FINRA’s complaint focuses on LPL’s failure to have a suitable system in place to identify and determine whether purchases of alternative investments, such as equipment leasing programs, real estate limited partnerships, hedge funds, and managed futures, caused its customers’ accounts to be unsuitably concentrated in these types of investments. The allegations further state that LPL’s three-tiered supervisory system had deficiencies at each tier that allowed its customers to become overconcentrated in alternative investments from January 1, 2008 through July 1, 2012.
Alternative investments are complex, high-commission, investments frequently sold by investment banks as an alternative to investing in the stock market.

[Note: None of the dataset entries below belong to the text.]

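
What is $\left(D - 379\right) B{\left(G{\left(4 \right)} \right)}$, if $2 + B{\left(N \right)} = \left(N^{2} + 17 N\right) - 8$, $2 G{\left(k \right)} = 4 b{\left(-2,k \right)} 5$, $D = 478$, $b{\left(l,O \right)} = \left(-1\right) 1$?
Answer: $-7920$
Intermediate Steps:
$b{\left(l,O \right)} = -1$
$G{\left(k \right)} = -10$ ($G{\left(k \right)} = \frac{4 \left(-1\right) 5}{2} = \frac{\left(-4\right) 5}{2} = \frac{1}{2} \left(-20\right) = -10$)
$B{\left(N \right)} = -10 + N^{2} + 17 N$ ($B{\left(N \right)} = -2 - \left(8 - N^{2} - 17 N\right) = -2 + \left(-8 + N^{2} + 17 N\right) = -10 + N^{2} + 17 N$)
$\left(D - 379\right) B{\left(G{\left(4 \right)} \right)} = \left(478 - 379\right) \left(-10 + \left(-10\right)^{2} + 17 \left(-10\right)\right) = 99 \left(-10 + 100 - 170\right) = 99 \left(-80\right) = -7920$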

The Securities and Exchange Commission issued a press release in 2014 to remind financial advisors of the compliance requirements related to the recommendation of alternative investments to investors. Despite this, few retail investors are advised that alternative investments can be illiquid, speculative, and rife with conflicts of interest. Unfortunately for investors, the $950,000 fine will not be paid to the victims. Instead, investors who have been damaged may pursue FINRA arbitration claims to recover damages.